Galatasaray'ın İngiltere'den
Jo'yu getirmesi ile birlikte,
Fenerbahçe taraftarının transfer beklentisi arttı. "Biz kimi alacağız?" diye merakla bekleyen, gazetelerdeki
şişirme haberler ile ümitlenen kalabalığın üstüne bir de Divan Kurulu toplantısında başkan vekili Nihat Özdemir benzin döktü.
Özdemir, "Daha iyisini getireceğiz" demekle kalmadı, bir de bunu "Çarşamba- perşembe" (yani dün ve bugün) olarak tarihledi. Bu tür
"panik" havasının Fenerbahçe'de birçok yanlış transferi ve boşa giden milyonlarca euro'yu beraberinde getirdiğini hatırlatalım.
Maldonado'nun, Josico'nun, Kezman'ın ve veya
Güiza'nın böylesine "tatmin"duyguları içinde yapıldığını biliyoruz.
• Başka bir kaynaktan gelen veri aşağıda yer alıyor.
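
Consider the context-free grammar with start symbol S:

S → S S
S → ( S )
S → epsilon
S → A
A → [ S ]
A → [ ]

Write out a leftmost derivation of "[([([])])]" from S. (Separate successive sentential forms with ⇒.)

S⇒A⇒[S]⇒[(S)]⇒[(A)]⇒[([S])]⇒[([(S)])]⇒[([(A)])]⇒[([([])])]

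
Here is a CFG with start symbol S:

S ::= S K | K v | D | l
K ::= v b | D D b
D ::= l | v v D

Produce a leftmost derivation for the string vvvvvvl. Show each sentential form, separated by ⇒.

S ⇒ D   [S ::= D]
D ⇒ vvD   [D ::= v v D]
vvD ⇒ vvvvD   [D ::= v v D]
vvvvD ⇒ vvvvvvD   [D ::= v v D]
vvvvvvD ⇒ vvvvvvl   [D ::= l]

S ⇒ D ⇒ vvD ⇒ vvvvD ⇒ vvvvvvD ⇒ vvvvvvl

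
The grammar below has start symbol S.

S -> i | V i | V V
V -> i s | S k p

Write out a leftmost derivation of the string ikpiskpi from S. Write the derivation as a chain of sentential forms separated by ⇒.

S ⇒ Vi ⇒ Skpi ⇒ VVkpi ⇒ SkpVkpi ⇒ ikpVkpi ⇒ ikpiskpi

S ⇒ Vi   [S -> V i]
Vi ⇒ Skpi   [V -> S k p]
Skpi ⇒ VVkpi   [S -> V V]
VVkpi ⇒ SkpVkpi   [V -> S k p]
SkpVkpi ⇒ ikpVkpi   [S -> i]
ikpVkpi ⇒ ikpiskpi   [V -> i s]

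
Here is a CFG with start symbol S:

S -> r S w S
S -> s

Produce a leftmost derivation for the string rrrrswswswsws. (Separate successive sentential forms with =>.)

S => rSwS   [S -> r S w S]
rSwS => rrSwSwS   [S -> r S w S]
rrSwSwS => rrrSwSwSwS   [S -> r S w S]
rrrSwSwSwS => rrrrSwSwSwSwS   [S -> r S w S]
rrrrSwSwSwSwS => rrrrswSwSwSwS   [S -> s]
rrrrswSwSwSwS => rrrrswswSwSwS   [S -> s]
rrrrswswSwSwS => rrrrswswswSwS   [S -> s]
rrrrswswswSwS => rrrrswswswswS   [S -> s]
rrrrswswswswS => rrrrswswswsws   [S -> s]

S => rSwS => rrSwSwS => rrrSwSwSwS => rrrrSwSwSwSwS => rrrrswSwSwSwS => rrrrswswSwSwS => rrrrswswswSwS => rrrrswswswswS => rrrrswswswsws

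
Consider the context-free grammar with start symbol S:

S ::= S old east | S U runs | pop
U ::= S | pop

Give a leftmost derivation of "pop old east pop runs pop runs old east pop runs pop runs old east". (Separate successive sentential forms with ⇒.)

S ⇒ S old east ⇒ S U runs old east ⇒ S U runs U runs old east ⇒ S old east U runs U runs old east ⇒ S U runs old east U runs U runs old east ⇒ S U runs U runs old east U runs U runs old east ⇒ S old east U runs U runs old east U runs U runs old east ⇒ pop old east U runs U runs old east U runs U runs old east ⇒ pop old east pop runs U runs old east U runs U runs old east ⇒ pop old east pop runs pop runs old east U runs U runs old east ⇒ pop old east pop runs pop runs old east pop runs U runs old east ⇒ pop old east pop runs pop runs old east pop runs pop runs old east

S ⇒ S old east   [S ::= S old east]
S old east ⇒ S U runs old east   [S ::= S U runs]
S U runs old east ⇒ S U runs U runs old east   [S ::= S U runs]
S U runs U runs old east ⇒ S old east U runs U runs old east   [S ::= S old east]
S old east U runs U runs old east ⇒ S U runs old east U runs U runs old east   [S ::= S U runs]
S U runs old east U runs U runs old east ⇒ S U runs U runs old east U runs U runs old east   [S ::= S U runs]
S U runs U runs old east U runs U runs old east ⇒ S old east U runs U runs old east U runs U runs old east   [S ::= S old east]
S old east U runs U runs old east U runs U runs old east ⇒ pop old east U runs U runs old east U runs U runs old east   [S ::= pop]
pop old east U runs U runs old east U runs U runs old east ⇒ pop old east pop runs U runs old east U runs U runs old east   [U ::= pop]
pop old east pop runs U runs old east U runs U runs old east ⇒ pop old east pop runs pop runs old east U runs U runs old east   [U ::= pop]
pop old east pop runs pop runs old east U runs U runs old east ⇒ pop old east pop runs pop runs old east pop runs U runs old east   [U ::= pop]
pop old east pop runs pop runs old east pop runs U runs old east ⇒ pop old east pop runs pop runs old east pop runs pop runs old east   [U ::= pop]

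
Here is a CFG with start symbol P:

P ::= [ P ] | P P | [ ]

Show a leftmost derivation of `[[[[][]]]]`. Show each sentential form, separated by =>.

P => [P] => [[P]] => [[[P]]] => [[[PP]]] => [[[[]P]]] => [[[[][]]]]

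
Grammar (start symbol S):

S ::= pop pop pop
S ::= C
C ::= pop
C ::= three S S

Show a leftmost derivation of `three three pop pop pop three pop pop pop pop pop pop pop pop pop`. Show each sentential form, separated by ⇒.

S ⇒ C ⇒ three S S ⇒ three C S ⇒ three three S S S ⇒ three three pop pop pop S S ⇒ three three pop pop pop C S ⇒ three three pop pop pop three S S S ⇒ three three pop pop pop three pop pop pop S S ⇒ three three pop pop pop three pop pop pop pop pop pop S ⇒ three three pop pop pop three pop pop pop pop pop pop pop pop pop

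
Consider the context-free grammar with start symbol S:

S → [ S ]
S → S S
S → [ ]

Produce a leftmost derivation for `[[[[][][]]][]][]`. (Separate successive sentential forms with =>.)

S => SS => [S]S => [SS]S => [[S]S]S => [[[S]]S]S => [[[SS]]S]S => [[[SSS]]S]S => [[[[]SS]]S]S => [[[[][]S]]S]S => [[[[][][]]]S]S => [[[[][][]]][]]S => [[[[][][]]][]][]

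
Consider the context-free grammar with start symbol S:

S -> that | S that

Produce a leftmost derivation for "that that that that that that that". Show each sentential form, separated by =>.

S => S that => S that that => S that that that => S that that that that => S that that that that that => S that that that that that that => that that that that that that that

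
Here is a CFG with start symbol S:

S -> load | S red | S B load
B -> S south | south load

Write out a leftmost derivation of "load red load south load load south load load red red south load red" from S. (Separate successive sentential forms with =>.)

S => S red => S B load red => S red B load red => load red B load red => load red S south load red => load red S red south load red => load red S red red south load red => load red S B load red red south load red => load red S B load B load red red south load red => load red load B load B load red red south load red => load red load south load load B load red red south load red => load red load south load load south load load red red south load red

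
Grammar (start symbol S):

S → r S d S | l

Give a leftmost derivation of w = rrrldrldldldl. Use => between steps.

S => rSdS   [S → r S d S]
rSdS => rrSdSdS   [S → r S d S]
rrSdSdS => rrrSdSdSdS   [S → r S d S]
rrrSdSdSdS => rrrldSdSdS   [S → l]
rrrldSdSdS => rrrldrSdSdSdS   [S → r S d S]
rrrldrSdSdSdS => rrrldrldSdSdS   [S → l]
rrrldrldSdSdS => rrrldrldldSdS   [S → l]
rrrldrldldSdS => rrrldrldldldS   [S → l]
rrrldrldldldS => rrrldrldldldl   [S → l]

S => rSdS => rrSdSdS => rrrSdSdSdS => rrrldSdSdS => rrrldrSdSdSdS => rrrldrldSdSdS => rrrldrldldSdS => rrrldrldldldS => rrrldrldldldl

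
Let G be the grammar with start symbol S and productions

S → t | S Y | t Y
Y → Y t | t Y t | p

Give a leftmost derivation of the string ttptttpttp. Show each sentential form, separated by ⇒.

S ⇒ SY   [S → S Y]
SY ⇒ SYY   [S → S Y]
SYY ⇒ tYYY   [S → t Y]
tYYY ⇒ tYtYY   [Y → Y t]
tYtYY ⇒ ttYttYY   [Y → t Y t]
ttYttYY ⇒ ttpttYY   [Y → p]
ttpttYY ⇒ ttptttYtY   [Y → t Y t]
ttptttYtY ⇒ ttptttYttY   [Y → Y t]
ttptttYttY ⇒ ttptttpttY   [Y → p]
ttptttpttY ⇒ ttptttpttp   [Y → p]

S ⇒ SY ⇒ SYY ⇒ tYYY ⇒ tYtYY ⇒ ttYttYY ⇒ ttpttYY ⇒ ttptttYtY ⇒ ttptttYttY ⇒ ttptttpttY ⇒ ttptttpttp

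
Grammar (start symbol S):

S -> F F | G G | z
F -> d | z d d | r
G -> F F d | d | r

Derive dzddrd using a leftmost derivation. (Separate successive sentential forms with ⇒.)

S⇒GG⇒dG⇒dFFd⇒dzddFd⇒dzddrd

S ⇒ GG   [S -> G G]
GG ⇒ dG   [G -> d]
dG ⇒ dFFd   [G -> F F d]
dFFd ⇒ dzddFd   [F -> z d d]
dzddFd ⇒ dzddrd   [F -> r]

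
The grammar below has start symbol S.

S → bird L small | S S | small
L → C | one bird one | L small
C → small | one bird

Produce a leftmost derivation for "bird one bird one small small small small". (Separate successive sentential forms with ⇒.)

S ⇒ S S ⇒ bird L small S ⇒ bird L small small S ⇒ bird L small small small S ⇒ bird one bird one small small small S ⇒ bird one bird one small small small small

S ⇒ S S   [S → S S]
S S ⇒ bird L small S   [S → bird L small]
bird L small S ⇒ bird L small small S   [L → L small]
bird L small small S ⇒ bird L small small small S   [L → L small]
bird L small small small S ⇒ bird one bird one small small small S   [L → one bird one]
bird one bird one small small small S ⇒ bird one bird one small small small small   [S → small]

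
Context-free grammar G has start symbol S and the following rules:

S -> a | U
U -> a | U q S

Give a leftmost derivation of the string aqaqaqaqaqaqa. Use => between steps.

S => U => UqS => UqSqS => UqSqSqS => UqSqSqSqS => UqSqSqSqSqS => UqSqSqSqSqSqS => aqSqSqSqSqSqS => aqaqSqSqSqSqS => aqaqaqSqSqSqS => aqaqaqaqSqSqS => aqaqaqaqaqSqS => aqaqaqaqaqaqS => aqaqaqaqaqaqa

S => U   [S -> U]
U => UqS   [U -> U q S]
UqS => UqSqS   [U -> U q S]
UqSqS => UqSqSqS   [U -> U q S]
UqSqSqS => UqSqSqSqS   [U -> U q S]
UqSqSqSqS => UqSqSqSqSqS   [U -> U q S]
UqSqSqSqSqS => UqSqSqSqSqSqS   [U -> U q S]
UqSqSqSqSqSqS => aqSqSqSqSqSqS   [U -> a]
aqSqSqSqSqSqS => aqaqSqSqSqSqS   [S -> a]
aqaqSqSqSqSqS => aqaqaqSqSqSqS   [S -> a]
aqaqaqSqSqSqS => aqaqaqaqSqSqS   [S -> a]
aqaqaqaqSqSqS => aqaqaqaqaqSqS   [S -> a]
aqaqaqaqaqSqS => aqaqaqaqaqaqS   [S -> a]
aqaqaqaqaqaqS => aqaqaqaqaqaqa   [S -> a]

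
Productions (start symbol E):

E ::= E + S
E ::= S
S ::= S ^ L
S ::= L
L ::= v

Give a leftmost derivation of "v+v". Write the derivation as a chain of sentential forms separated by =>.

E => E+S   [E ::= E + S]
E+S => S+S   [E ::= S]
S+S => L+S   [S ::= L]
L+S => v+S   [L ::= v]
v+S => v+L   [S ::= L]
v+L => v+v   [L ::= v]

E => E+S => S+S => L+S => v+S => v+L => v+v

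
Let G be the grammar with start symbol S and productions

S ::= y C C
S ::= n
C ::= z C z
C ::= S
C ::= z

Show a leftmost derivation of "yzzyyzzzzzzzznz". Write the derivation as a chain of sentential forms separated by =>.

S => yCC => yzC => yzzCz => yzzSz => yzzyCCz => yzzySCz => yzzyyCCCz => yzzyyzCzCCz => yzzyyzzCzzCCz => yzzyyzzzzzCCz => yzzyyzzzzzzCzCz => yzzyyzzzzzzzzCz => yzzyyzzzzzzzzSz => yzzyyzzzzzzzznz

S => yCC   [S ::= y C C]
yCC => yzC   [C ::= z]
yzC => yzzCz   [C ::= z C z]
yzzCz => yzzSz   [C ::= S]
yzzSz => yzzyCCz   [S ::= y C C]
yzzyCCz => yzzySCz   [C ::= S]
yzzySCz => yzzyyCCCz   [S ::= y C C]
yzzyyCCCz => yzzyyzCzCCz   [C ::= z C z]
yzzyyzCzCCz => yzzyyzzCzzCCz   [C ::= z C z]
yzzyyzzCzzCCz => yzzyyzzzzzCCz   [C ::= z]
yzzyyzzzzzCCz => yzzyyzzzzzzCzCz   [C ::= z C z]
yzzyyzzzzzzCzCz => yzzyyzzzzzzzzCz   [C ::= z]
yzzyyzzzzzzzzCz => yzzyyzzzzzzzzSz   [C ::= S]
yzzyyzzzzzzzzSz => yzzyyzzzzzzzznz   [S ::= n]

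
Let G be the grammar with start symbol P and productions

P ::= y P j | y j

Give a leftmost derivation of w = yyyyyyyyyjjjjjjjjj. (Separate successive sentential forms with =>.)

P => yPj   [P ::= y P j]
yPj => yyPjj   [P ::= y P j]
yyPjj => yyyPjjj   [P ::= y P j]
yyyPjjj => yyyyPjjjj   [P ::= y P j]
yyyyPjjjj => yyyyyPjjjjj   [P ::= y P j]
yyyyyPjjjjj => yyyyyyPjjjjjj   [P ::= y P j]
yyyyyyPjjjjjj => yyyyyyyPjjjjjjj   [P ::= y P j]
yyyyyyyPjjjjjjj => yyyyyyyyPjjjjjjjj   [P ::= y P j]
yyyyyyyyPjjjjjjjj => yyyyyyyyyjjjjjjjjj   [P ::= y j]

P => yPj => yyPjj => yyyPjjj => yyyyPjjjj => yyyyyPjjjjj => yyyyyyPjjjjjj => yyyyyyyPjjjjjjj => yyyyyyyyPjjjjjjjj => yyyyyyyyyjjjjjjjjj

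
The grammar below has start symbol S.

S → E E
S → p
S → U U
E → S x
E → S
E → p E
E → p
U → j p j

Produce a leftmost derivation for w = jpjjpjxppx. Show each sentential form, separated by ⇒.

S ⇒ EE   [S → E E]
EE ⇒ SxE   [E → S x]
SxE ⇒ UUxE   [S → U U]
UUxE ⇒ jpjUxE   [U → j p j]
jpjUxE ⇒ jpjjpjxE   [U → j p j]
jpjjpjxE ⇒ jpjjpjxSx   [E → S x]
jpjjpjxSx ⇒ jpjjpjxEEx   [S → E E]
jpjjpjxEEx ⇒ jpjjpjxpEx   [E → p]
jpjjpjxpEx ⇒ jpjjpjxppx   [E → p]

S⇒EE⇒SxE⇒UUxE⇒jpjUxE⇒jpjjpjxE⇒jpjjpjxSx⇒jpjjpjxEEx⇒jpjjpjxpEx⇒jpjjpjxppx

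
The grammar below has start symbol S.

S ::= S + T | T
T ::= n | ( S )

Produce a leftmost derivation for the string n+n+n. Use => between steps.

S => S+T => S+T+T => T+T+T => n+T+T => n+n+T => n+n+n

S => S+T   [S ::= S + T]
S+T => S+T+T   [S ::= S + T]
S+T+T => T+T+T   [S ::= T]
T+T+T => n+T+T   [T ::= n]
n+T+T => n+n+T   [T ::= n]
n+n+T => n+n+n   [T ::= n]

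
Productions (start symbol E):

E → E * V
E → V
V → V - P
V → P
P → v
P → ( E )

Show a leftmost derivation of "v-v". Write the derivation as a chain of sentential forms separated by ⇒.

E⇒V⇒V-P⇒P-P⇒v-P⇒v-v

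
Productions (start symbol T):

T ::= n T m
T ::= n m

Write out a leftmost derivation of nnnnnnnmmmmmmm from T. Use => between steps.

T => nTm => nnTmm => nnnTmmm => nnnnTmmmm => nnnnnTmmmmm => nnnnnnTmmmmmm => nnnnnnnmmmmmmm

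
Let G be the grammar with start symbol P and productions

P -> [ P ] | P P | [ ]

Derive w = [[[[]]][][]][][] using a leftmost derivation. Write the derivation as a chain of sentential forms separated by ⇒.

P ⇒ PP ⇒ PPP ⇒ [P]PP ⇒ [PP]PP ⇒ [PPP]PP ⇒ [[P]PP]PP ⇒ [[[P]]PP]PP ⇒ [[[[]]]PP]PP ⇒ [[[[]]][]P]PP ⇒ [[[[]]][][]]PP ⇒ [[[[]]][][]][]P ⇒ [[[[]]][][]][][]

P ⇒ PP   [P -> P P]
PP ⇒ PPP   [P -> P P]
PPP ⇒ [P]PP   [P -> [ P ]]
[P]PP ⇒ [PP]PP   [P -> P P]
[PP]PP ⇒ [PPP]PP   [P -> P P]
[PPP]PP ⇒ [[P]PP]PP   [P -> [ P ]]
[[P]PP]PP ⇒ [[[P]]PP]PP   [P -> [ P ]]
[[[P]]PP]PP ⇒ [[[[]]]PP]PP   [P -> [ ]]
[[[[]]]PP]PP ⇒ [[[[]]][]P]PP   [P -> [ ]]
[[[[]]][]P]PP ⇒ [[[[]]][][]]PP   [P -> [ ]]
[[[[]]][][]]PP ⇒ [[[[]]][][]][]P   [P -> [ ]]
[[[[]]][][]][]P ⇒ [[[[]]][][]][][]   [P -> [ ]]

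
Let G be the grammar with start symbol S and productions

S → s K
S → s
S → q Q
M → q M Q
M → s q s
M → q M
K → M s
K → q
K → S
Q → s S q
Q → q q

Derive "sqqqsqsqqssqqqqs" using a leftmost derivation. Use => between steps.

S => sK   [S → s K]
sK => sMs   [K → M s]
sMs => sqMQs   [M → q M Q]
sqMQs => sqqMQQs   [M → q M Q]
sqqMQQs => sqqqMQQQs   [M → q M Q]
sqqqMQQQs => sqqqsqsQQQs   [M → s q s]
sqqqsqsQQQs => sqqqsqsqqQQs   [Q → q q]
sqqqsqsqqQQs => sqqqsqsqqsSqQs   [Q → s S q]
sqqqsqsqqsSqQs => sqqqsqsqqssKqQs   [S → s K]
sqqqsqsqqssKqQs => sqqqsqsqqssqqQs   [K → q]
sqqqsqsqqssqqQs => sqqqsqsqqssqqqqs   [Q → q q]

S => sK => sMs => sqMQs => sqqMQQs => sqqqMQQQs => sqqqsqsQQQs => sqqqsqsqqQQs => sqqqsqsqqsSqQs => sqqqsqsqqssKqQs => sqqqsqsqqssqqQs => sqqqsqsqqssqqqqs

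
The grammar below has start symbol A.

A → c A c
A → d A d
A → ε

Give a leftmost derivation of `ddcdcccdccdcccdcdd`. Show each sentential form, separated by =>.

A => dAd => ddAdd => ddcAcdd => ddcdAdcdd => ddcdcAcdcdd => ddcdccAccdcdd => ddcdcccAcccdcdd => ddcdcccdAdcccdcdd => ddcdcccdcAcdcccdcdd => ddcdcccdccdcccdcdd

A => dAd   [A → d A d]
dAd => ddAdd   [A → d A d]
ddAdd => ddcAcdd   [A → c A c]
ddcAcdd => ddcdAdcdd   [A → d A d]
ddcdAdcdd => ddcdcAcdcdd   [A → c A c]
ddcdcAcdcdd => ddcdccAccdcdd   [A → c A c]
ddcdccAccdcdd => ddcdcccAcccdcdd   [A → c A c]
ddcdcccAcccdcdd => ddcdcccdAdcccdcdd   [A → d A d]
ddcdcccdAdcccdcdd => ddcdcccdcAcdcccdcdd   [A → c A c]
ddcdcccdcAcdcccdcdd => ddcdcccdccdcccdcdd   [A → ε]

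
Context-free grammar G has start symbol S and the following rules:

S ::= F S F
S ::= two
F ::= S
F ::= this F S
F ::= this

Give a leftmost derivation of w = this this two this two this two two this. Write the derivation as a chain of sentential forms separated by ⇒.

S ⇒ F S F ⇒ this F S S F ⇒ this S S S F ⇒ this F S F S S F ⇒ this S S F S S F ⇒ this F S F S F S S F ⇒ this this S F S F S S F ⇒ this this two F S F S S F ⇒ this this two this S F S S F ⇒ this this two this two F S S F ⇒ this this two this two this S S F ⇒ this this two this two this two S F ⇒ this this two this two this two two F ⇒ this this two this two this two two this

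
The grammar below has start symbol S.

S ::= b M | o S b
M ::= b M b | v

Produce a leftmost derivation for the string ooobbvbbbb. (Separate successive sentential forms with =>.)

S=>oSb=>ooSbb=>oooSbbb=>ooobMbbb=>ooobbMbbbb=>ooobbvbbbb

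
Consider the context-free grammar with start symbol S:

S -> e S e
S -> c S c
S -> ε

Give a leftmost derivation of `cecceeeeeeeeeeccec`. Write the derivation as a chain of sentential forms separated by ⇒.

S ⇒ cSc   [S -> c S c]
cSc ⇒ ceSec   [S -> e S e]
ceSec ⇒ cecScec   [S -> c S c]
cecScec ⇒ ceccSccec   [S -> c S c]
ceccSccec ⇒ cecceSeccec   [S -> e S e]
cecceSeccec ⇒ cecceeSeeccec   [S -> e S e]
cecceeSeeccec ⇒ cecceeeSeeeccec   [S -> e S e]
cecceeeSeeeccec ⇒ cecceeeeSeeeeccec   [S -> e S e]
cecceeeeSeeeeccec ⇒ cecceeeeeSeeeeeccec   [S -> e S e]
cecceeeeeSeeeeeccec ⇒ cecceeeeeeeeeeccec   [S -> ε]

S⇒cSc⇒ceSec⇒cecScec⇒ceccSccec⇒cecceSeccec⇒cecceeSeeccec⇒cecceeeSeeeccec⇒cecceeeeSeeeeccec⇒cecceeeeeSeeeeeccec⇒cecceeeeeeeeeeccec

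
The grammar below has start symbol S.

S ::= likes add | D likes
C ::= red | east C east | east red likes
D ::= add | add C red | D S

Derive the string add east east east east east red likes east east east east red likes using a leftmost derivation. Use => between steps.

S => D likes => add C red likes => add east C east red likes => add east east C east east red likes => add east east east C east east east red likes => add east east east east C east east east east red likes => add east east east east east red likes east east east east red likes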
Ve eminim ki Aziz başkan, sokakta konuştuğu, bir yemekte karşılaştığı taraftarlarından, "Biz kimi
alıyoruz başkan" sorusuna gereğinden çok muhatap olduğu için devamlı kurmaylarını topluyor, bu beklentiyi karşılayacak "isim" arıyordur. Burada önemli nokta
"isim". Alınan futbolcu yararlı olur mu, takıma bir şeyler katar mı, uyum sağlamazsa
"ikinci eli" olur mu diye düşünmezler. Ünlü birini getirip, ağızlara bir parmak bal çalmayı isterler. Yeni bir felaket
Fenerbahçe'nin kapısındadır diye düşünmemiz o yüzden yanlış değil. Bir de yaptıkları açıklama ile kendilerini bağladılar. Bu "
panik" havasında yeni bir
33'lük gelmemesini ummak tek çaremiz.